1 cup Italian-style dry bread crumbs

½ teaspoon garlic powder

½ teaspoon dried basil

½ teaspoon dried oregano

¾ cup all-purpose flour

1 1-pound brick of mozzarella, sliced into finger-size sticks

½ cup vegetable or canola oil for frying

  1. Beat the eggs with the water and set aside.

  2. Mix the bread crumbs, garlic powder, basil, and oregano. Set aside.

  3. Place the flour in a plastic bag. Place the cheese sticks in flour bag and coat with flour. Remove the cheese sticks and dip them in the egg mixture. Coat each cheese stick with the bread-crumb mixture.

  4. In a heavy skillet, heat the oil to 360°F–370°F.

  5. Place mozzarella sticks carefully in hot oil and fry approximately 15–20 seconds or until golden. When golden, remove from hot oil and drain on brown paper or paper towels. Serve immediately.

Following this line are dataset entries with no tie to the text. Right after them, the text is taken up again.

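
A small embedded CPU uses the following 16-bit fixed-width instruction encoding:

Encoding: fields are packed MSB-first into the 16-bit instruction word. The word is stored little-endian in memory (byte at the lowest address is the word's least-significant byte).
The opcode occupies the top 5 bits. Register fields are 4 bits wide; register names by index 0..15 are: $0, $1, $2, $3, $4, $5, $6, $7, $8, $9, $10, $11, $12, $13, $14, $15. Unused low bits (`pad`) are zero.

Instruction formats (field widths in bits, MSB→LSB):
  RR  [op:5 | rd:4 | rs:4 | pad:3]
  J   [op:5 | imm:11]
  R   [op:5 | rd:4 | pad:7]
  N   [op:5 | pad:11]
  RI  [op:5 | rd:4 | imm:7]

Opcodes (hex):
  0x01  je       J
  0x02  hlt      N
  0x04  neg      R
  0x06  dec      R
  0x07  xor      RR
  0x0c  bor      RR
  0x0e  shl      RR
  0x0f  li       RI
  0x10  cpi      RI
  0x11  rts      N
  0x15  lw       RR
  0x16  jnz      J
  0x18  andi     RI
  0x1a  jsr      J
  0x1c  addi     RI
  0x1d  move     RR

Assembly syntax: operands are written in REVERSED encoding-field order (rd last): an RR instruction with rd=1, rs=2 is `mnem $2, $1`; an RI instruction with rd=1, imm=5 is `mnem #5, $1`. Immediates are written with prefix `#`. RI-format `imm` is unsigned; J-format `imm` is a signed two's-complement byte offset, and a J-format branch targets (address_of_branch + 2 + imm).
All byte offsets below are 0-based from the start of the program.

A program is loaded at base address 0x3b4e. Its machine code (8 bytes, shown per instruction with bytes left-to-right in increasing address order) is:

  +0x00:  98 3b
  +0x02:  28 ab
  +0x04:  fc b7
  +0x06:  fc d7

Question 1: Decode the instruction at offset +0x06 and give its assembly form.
+0x06: fc d7 ⇒ word 0xd7fc (little)
  opcode bits[15:11]=0x1a: jsr/J
  imm@[10:0]=0x7fc (s11→-4) ⇒ #-4

jsr #-4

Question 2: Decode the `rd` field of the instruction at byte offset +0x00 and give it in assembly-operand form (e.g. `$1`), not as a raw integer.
$7

off 0x00: read 98 3b as little → 0x3b98
  top 5b → 0x7 → xor [RR]
  rd@[10:7]=0x7 ⇒ $7
  rs@[6:3]=0x3 ⇒ $3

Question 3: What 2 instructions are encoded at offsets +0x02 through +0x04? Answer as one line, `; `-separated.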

Yield: Approximately 18 sticks

image   NOVEL THOUGHTS

The economic and class issues explored in Nickel and Dimed sparked the interest of the League of Women Voters’ Book Club, an official group of the local League of Women Voters of Corvallis, Oregon. Although the group reads a variety of fiction and nonfiction, Nickel and Dimed tapped into the group’s interest in community activism and social change. Founding book club member Corrine Gobeli reports that the League of Women Voters of Corvallis encourages citizens to participate actively in government and politics, and studies the impact of public policy on people’s lives. “That’s what this book brought up: What happens when economic power is concentrated in a large corporation? How does this affect, for example, food security and family farms? Our discussion went way beyond [Barbara] Ehrenreich’s experiences to larger policy issues.”

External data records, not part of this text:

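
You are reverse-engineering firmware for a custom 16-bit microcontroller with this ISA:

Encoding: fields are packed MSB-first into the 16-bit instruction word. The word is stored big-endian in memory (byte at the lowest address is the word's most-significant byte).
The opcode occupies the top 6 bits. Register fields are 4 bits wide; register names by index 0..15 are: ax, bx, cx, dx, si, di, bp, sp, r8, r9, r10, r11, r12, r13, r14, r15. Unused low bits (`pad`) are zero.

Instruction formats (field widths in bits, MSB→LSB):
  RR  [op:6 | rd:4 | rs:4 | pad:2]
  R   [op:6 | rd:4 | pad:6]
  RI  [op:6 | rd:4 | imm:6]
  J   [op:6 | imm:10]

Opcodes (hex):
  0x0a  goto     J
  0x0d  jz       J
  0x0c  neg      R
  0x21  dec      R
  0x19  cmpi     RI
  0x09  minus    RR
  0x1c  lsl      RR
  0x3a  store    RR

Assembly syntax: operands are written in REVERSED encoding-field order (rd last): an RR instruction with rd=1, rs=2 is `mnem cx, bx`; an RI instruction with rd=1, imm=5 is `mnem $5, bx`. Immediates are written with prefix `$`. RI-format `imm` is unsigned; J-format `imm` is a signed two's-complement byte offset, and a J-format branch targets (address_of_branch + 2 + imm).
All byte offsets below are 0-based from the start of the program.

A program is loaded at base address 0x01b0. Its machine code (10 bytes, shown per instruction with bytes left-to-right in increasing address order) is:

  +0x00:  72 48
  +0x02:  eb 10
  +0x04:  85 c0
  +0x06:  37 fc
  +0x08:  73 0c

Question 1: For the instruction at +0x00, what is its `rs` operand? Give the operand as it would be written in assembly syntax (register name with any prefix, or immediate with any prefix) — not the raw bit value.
+0x00: 72 48 ⇒ word 0x7248 (big)
  op=0x7248>>10=0x1c ⇒ lsl (RR)
  rd: (w>>6)&0xf=0x9 → r9
  rs: (w>>2)&0xf=0x2 → cx

cx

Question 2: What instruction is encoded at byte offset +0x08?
off 0x08: read 73 0c as big → 0x730c
  opcode bits[15:10]=0x1c: lsl/RR
  rd@[9:6]=0xc ⇒ r12
  rs@[5:2]=0x3 ⇒ dx

lsl dx, r12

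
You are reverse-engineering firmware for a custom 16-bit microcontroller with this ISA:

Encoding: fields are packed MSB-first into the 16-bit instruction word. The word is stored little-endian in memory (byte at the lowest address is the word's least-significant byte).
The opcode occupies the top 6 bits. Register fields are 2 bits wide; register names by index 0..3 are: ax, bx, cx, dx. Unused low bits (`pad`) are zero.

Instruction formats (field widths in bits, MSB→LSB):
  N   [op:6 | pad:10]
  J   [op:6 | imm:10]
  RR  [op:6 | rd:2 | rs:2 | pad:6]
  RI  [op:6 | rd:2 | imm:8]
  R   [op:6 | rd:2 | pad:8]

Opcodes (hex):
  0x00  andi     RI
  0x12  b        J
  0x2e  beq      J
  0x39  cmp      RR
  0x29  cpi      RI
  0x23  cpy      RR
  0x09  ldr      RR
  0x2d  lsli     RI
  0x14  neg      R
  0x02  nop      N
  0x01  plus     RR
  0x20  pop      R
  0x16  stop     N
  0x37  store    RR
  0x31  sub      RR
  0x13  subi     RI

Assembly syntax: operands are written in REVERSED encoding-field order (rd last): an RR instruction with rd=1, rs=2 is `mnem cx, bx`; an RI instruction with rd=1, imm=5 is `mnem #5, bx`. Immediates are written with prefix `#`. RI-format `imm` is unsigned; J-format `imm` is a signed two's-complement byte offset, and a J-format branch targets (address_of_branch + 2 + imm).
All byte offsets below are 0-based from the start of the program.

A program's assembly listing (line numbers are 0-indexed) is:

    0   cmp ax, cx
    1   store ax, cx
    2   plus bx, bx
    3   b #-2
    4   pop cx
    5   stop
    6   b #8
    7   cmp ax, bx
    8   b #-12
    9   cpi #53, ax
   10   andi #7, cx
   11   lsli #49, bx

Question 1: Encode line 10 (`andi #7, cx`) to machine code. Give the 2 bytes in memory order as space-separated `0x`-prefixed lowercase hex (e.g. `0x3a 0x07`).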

The League of Women Voters’ Book Club was interested in Ehrenreich’s book for another reason. “She’s a Reedie!” said Gobeli, meaning that Ehrenreich graduated from Reed College in nearby Portland, Oregon, where she studied biology and chemistry. Ehrenreich later earned a doctorate in biology at Rockefeller University in New York. Of her science background, Ehrenreich says: “The disadvantage is that I didn’t spend years studying history or political science or something that would have come in more handy. But I’m not sorry, really. It gives me a way of seeing the world, an analytical strength.”